M. Angillis. - Messieurs, là où la conscience parle, l’affection doit se taire. J’aurais voulu voir toujours M. de Theux faire partie de la chambre, je partage l’espoir de M. H. de Brouckere qu’il sera réélu ; mais quand la constitution est là qui nous prescrit un devoir, il faut le remplir.
L’honorable membre partage l’avis des deux préopinants ; il pense que l’article 36 est absolu et n’admet pas d’exception.
M. le ministre de l’intérieur (M. de Theux) persiste à soutenir qu’il y a parité de raison pour décider dans le cas de l’article 36, comme dans celui de l’article 103.
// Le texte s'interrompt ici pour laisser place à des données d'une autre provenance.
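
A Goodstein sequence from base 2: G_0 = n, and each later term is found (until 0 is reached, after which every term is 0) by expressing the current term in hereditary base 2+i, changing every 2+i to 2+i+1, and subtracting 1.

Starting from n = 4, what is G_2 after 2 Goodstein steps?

G_0=4  [base 2] 2^2  →[2↦3]→  3^3 = 27  −1 ⇒ G_1=26
G_1=26  [base 3] 2·3^2 + 2·3 + 2  →[3↦4]→  2·4^2 + 2·4 + 2 = 42  −1 ⇒ G_2=41
G_2=41  [base 4] 2·4^2 + 2·4 + 1  →[4↦5]→  2·5^2 + 2·5 + 1 = 61  −1 ⇒ G_3=60

41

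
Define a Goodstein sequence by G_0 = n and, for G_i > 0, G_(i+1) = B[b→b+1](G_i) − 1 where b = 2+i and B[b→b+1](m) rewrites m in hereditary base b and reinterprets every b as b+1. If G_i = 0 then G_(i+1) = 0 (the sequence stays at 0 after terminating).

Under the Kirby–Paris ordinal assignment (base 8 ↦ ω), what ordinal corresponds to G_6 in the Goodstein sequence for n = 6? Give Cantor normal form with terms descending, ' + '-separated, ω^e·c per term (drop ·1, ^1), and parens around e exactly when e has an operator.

[0] 6 ≡ 2^2 + 2 (base 2). Lift 3: 30. −1: 29.
[1] 29 ≡ 3^3 + 2 (base 3). Lift 4: 258. −1: 257.
[2] 257 ≡ 4^4 + 1 (base 4). Lift 5: 3126. −1: 3125.
[3] 3125 ≡ 5^5 (base 5). Lift 6: 46656. −1: 46655.
[4] 46655 ≡ 5·6^5 + 5·6^4 + 5·6^3 + 5·6^2 + 5·6 + 5 (base 6). Lift 7: 98040. −1: 98039.
[5] 98039 ≡ 5·7^5 + 5·7^4 + 5·7^3 + 5·7^2 + 5·7 + 4 (base 7). Lift 8: 187244. −1: 187243.

ω^5·5 + ω^4·5 + ω^3·5 + ω^2·5 + ω·5 + 3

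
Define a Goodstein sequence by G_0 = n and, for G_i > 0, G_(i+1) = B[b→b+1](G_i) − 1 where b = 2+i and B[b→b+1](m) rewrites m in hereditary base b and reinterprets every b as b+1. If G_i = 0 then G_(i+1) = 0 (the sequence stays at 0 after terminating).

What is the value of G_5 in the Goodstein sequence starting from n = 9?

2471826

[0] 9 ≡ 2^(2 + 1) + 1 (base 2). Lift 3: 82. −1: 81.
[1] 81 ≡ 3^(3 + 1) (base 3). Lift 4: 1024. −1: 1023.
[2] 1023 ≡ 3·4^4 + 3·4^3 + 3·4^2 + 3·4 + 3 (base 4). Lift 5: 9843. −1: 9842.
[3] 9842 ≡ 3·5^5 + 3·5^3 + 3·5^2 + 3·5 + 2 (base 5). Lift 6: 140744. −1: 140743.
[4] 140743 ≡ 3·6^6 + 3·6^3 + 3·6^2 + 3·6 + 1 (base 6). Lift 7: 2471827. −1: 2471826.
[5] 2471826 ≡ 3·7^7 + 3·7^3 + 3·7^2 + 3·7 (base 7). Lift 8: 50333400. −1: 50333399.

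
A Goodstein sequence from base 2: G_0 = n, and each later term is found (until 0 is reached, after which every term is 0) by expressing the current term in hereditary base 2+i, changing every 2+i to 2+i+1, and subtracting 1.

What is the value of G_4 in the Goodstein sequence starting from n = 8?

93395

base 2: 8 = 2^(2 + 1); at 3: 3^(3 + 1) = 81; next = 80
base 3: 80 = 2·3^3 + 2·3^2 + 2·3 + 2; at 4: 2·4^4 + 2·4^2 + 2·4 + 2 = 554; next = 553
base 4: 553 = 2·4^4 + 2·4^2 + 2·4 + 1; at 5: 2·5^5 + 2·5^2 + 2·5 + 1 = 6311; next = 6310
base 5: 6310 = 2·5^5 + 2·5^2 + 2·5; at 6: 2·6^6 + 2·6^2 + 2·6 = 93396; next = 93395
base 6: 93395 = 2·6^6 + 2·6^2 + 6 + 5; at 7: 2·7^7 + 2·7^2 + 7 + 5 = 1647196; next = 1647195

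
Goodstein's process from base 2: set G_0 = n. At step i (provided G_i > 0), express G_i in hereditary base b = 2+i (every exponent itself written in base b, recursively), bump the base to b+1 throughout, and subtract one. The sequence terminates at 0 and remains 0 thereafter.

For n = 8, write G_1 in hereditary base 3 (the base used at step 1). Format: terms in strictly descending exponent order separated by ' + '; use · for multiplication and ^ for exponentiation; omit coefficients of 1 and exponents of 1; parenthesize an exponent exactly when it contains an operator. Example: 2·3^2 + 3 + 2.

[0] 8 ≡ 2^(2 + 1) (base 2). Lift 3: 81. −1: 80.
[1] 80 ≡ 2·3^3 + 2·3^2 + 2·3 + 2 (base 3). Lift 4: 554. −1: 553.

2·3^3 + 2·3^2 + 2·3 + 2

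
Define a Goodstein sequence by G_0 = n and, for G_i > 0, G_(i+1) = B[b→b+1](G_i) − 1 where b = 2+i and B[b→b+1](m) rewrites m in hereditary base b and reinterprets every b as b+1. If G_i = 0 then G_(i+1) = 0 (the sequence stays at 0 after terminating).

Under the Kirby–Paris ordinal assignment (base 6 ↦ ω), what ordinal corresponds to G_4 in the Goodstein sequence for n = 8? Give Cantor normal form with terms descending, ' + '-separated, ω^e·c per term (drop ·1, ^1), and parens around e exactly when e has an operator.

ω^ω·2 + ω^2·2 + ω + 5

i=0: 8 = 2^(2 + 1) (b=2); 2→3: 3^(3 + 1) = 81; 81−1 = 80
i=1: 80 = 2·3^3 + 2·3^2 + 2·3 + 2 (b=3); 3→4: 2·4^4 + 2·4^2 + 2·4 + 2 = 554; 554−1 = 553
i=2: 553 = 2·4^4 + 2·4^2 + 2·4 + 1 (b=4); 4→5: 2·5^5 + 2·5^2 + 2·5 + 1 = 6311; 6311−1 = 6310
i=3: 6310 = 2·5^5 + 2·5^2 + 2·5 (b=5); 5→6: 2·6^6 + 2·6^2 + 2·6 = 93396; 93396−1 = 93395
i=4: 93395 = 2·6^6 + 2·6^2 + 6 + 5 (b=6); 6→7: 2·7^7 + 2·7^2 + 7 + 5 = 1647196; 1647196−1 = 1647195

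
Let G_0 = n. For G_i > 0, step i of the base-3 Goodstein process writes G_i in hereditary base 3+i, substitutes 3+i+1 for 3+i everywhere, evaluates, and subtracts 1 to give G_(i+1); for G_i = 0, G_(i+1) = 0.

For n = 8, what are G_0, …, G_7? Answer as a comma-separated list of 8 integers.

G_0=8  [base 3] 2·3 + 2  →[3↦4]→  2·4 + 2 = 10  −1 ⇒ G_1=9
G_1=9  [base 4] 2·4 + 1  →[4↦5]→  2·5 + 1 = 11  −1 ⇒ G_2=10
G_2=10  [base 5] 2·5  →[5↦6]→  2·6 = 12  −1 ⇒ G_3=11
G_3=11  [base 6] 6 + 5  →[6↦7]→  7 + 5 = 12  −1 ⇒ G_4=11
G_4=11  [base 7] 7 + 4  →[7↦8]→  8 + 4 = 12  −1 ⇒ G_5=11
G_5=11  [base 8] 8 + 3  →[8↦9]→  9 + 3 = 12  −1 ⇒ G_6=11
G_6=11  [base 9] 9 + 2  →[9↦10]→  10 + 2 = 12  −1 ⇒ G_7=11

8, 9, 10, 11, 11, 11, 11, 11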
- L’honorable membre sort de la salle après cette observation.
M. Devaux. - Messieurs, la question me semble d’autant plus douteuse qu’il s’agit ici d’un ministre ad interim. Il faut bien laisser au gouvernement le pouvoir de nommer des ministres ad interim dans cette chambre, et vous le lui ôteriez en les soumettant à une réélection : remarquez, d’ailleurs, qu’un ministre ad interim n’exerce ses fonctions que pour un temps très court. Pourra-t-on forcer un ministre qui ne l’aura été que pour huit jours, sans en retirer aucun avantage, de se faire réélire ? Ceci me semblerait un précédent fort dangereux, d’autant plus que les ministres refusant leur traitement ne seront pas communs ; et, après une révolution, le pouvoir n’a pas assez d’attraits pour qu’en en veuille pour le pouvoir lui-même. Voyez, d’ailleurs, où vous iriez avec ce principe. Quand un ministre est malade ou empêché par quelque cause que ce soit, c’est ordinairement le secrétaire-général qui le remplace : le voilà ministre intérimaire ; le forcerez-vous à se faire réélire ? Vous allez bientôt faire une loi provinciale : quand un gouverneur de province s’absentera pendant deux ou trois jours, il aura un remplaçant par interim ; faudra-t-il aussi que ce remplaçant se soumette à la réélection ? Il me semble, messieurs, puisqu’il s’agit ici de fonctions temporaires, qu’il n’y a pas lieu d’appliquer l’article 36. Je crois que cet article devra être développé par une loi, car il y a une foule de cas qui n’y sont pas prévus ; il n’y est pas déclaré, par exemple, ce qui arriverait en cas d’avancement d’un fonctionnaire, ni dans le cas d’augmentation de traitements. En l’absence de disposition précise, tout ce que vous pourriez faire, ce serait de proposer une loi qui bornerait l’interim d’un ministre à un temps déterminé.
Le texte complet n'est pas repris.